Another pause. "How does sixty sound?"
"Low," she said.
"Can we talk about this in person?"
"No."
"It would be good to see you face-to-face."
"When we deliver. First I need a price. So does Mr. K. He's in for seven-and-a-half finder's."
"We?"
"What?"
"Who's we?"
"My partner and me."
"Who is your partner?"
"Who's
your
partner?" she said, and hung up.
She pressed one of the receiver-rest buttons, got a dial tone, and called the Springtime again. When Klement came on the line, she said, "What is this? A setup?"
"What?" he said. "No. What?"
"Your people are asking too many questions. I want a price and no more questions."
"How much are you really looking for?" Klement asked.
"With no bullshitting back and forth?"
"Your best price."
"Sixty-five.
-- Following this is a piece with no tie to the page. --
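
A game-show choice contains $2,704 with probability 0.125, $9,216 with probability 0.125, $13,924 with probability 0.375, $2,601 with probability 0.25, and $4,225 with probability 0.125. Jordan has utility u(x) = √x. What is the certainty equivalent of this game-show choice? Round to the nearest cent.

E[u] = 0.125·√2704 + 0.125·√9216 + 0.375·√13924 + 0.25·√2601 + 0.125·√4225 = 0.125·52 + 0.125·96 + 0.375·118 + 0.25·51 + 0.125·65 = 83.625
CE = (83.625)² = 6993.140625

$6,993.14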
With no haggling."
"I'll tell them."
"Times four. Less your seven and a half."
"I understand."
"I want to close this five minutes from now."
"I'll see what I can do."
She called him back five minutes later.
"They've agreed to your price," he said. "They're waiting for your call."
***
The rain started so suddenly it caught everyone on the deck by surprise. One moment there was sunshine and then all at once raindrops were spattering everywhere. The outdoor diners grabbed for drinks and handbags, sharing for a moment the camaraderie of people caught in either a catastrophe or an unexpected delight. There were cries of surprise and some laughter and the sound of chairs scraping back and a great deal of scurrying until the deck-within moments, it seemed-was clear of everything but the empty tables with their white cloths flapping in the wind, and the empty chairs standing stoically in the falling rain.
The rain came in off the water in long gray sheets.
Susan said, "I'm soaked."
She looked marvelous. Summery yellow dress scooped low over her breasts, cinched tightly at the waist, flaring out over her hips. Not quite soaked, but her face and hair wet with rain, a wide grin on her mouth.
Waiters were bustling about, showing diners to tables inside. There was the buzz of excited conversation, everyone marveling at how swiftly and unexpectedly the rain had come.
"It reminds me of something," Matthew said.
"Yes, me too," she said, and squeezed his hand.
"But I can't remember what."
"Mr. Hope?" the headwaiter said. "This way, please."
He led them to a table close to the sliding glass doors. Outside, busboys were hurriedly gathering up glasses and silverware. The wind was fierce. The tablecloths kept flapping, as if clamoring for flight.
"Something in Chicago?" Susan said.
"Yes."
"Something that made us laugh a lot?"
"Yes."
"But what?"
"I don't know. Is your drink okay?"
"I spilled half of it on the way in."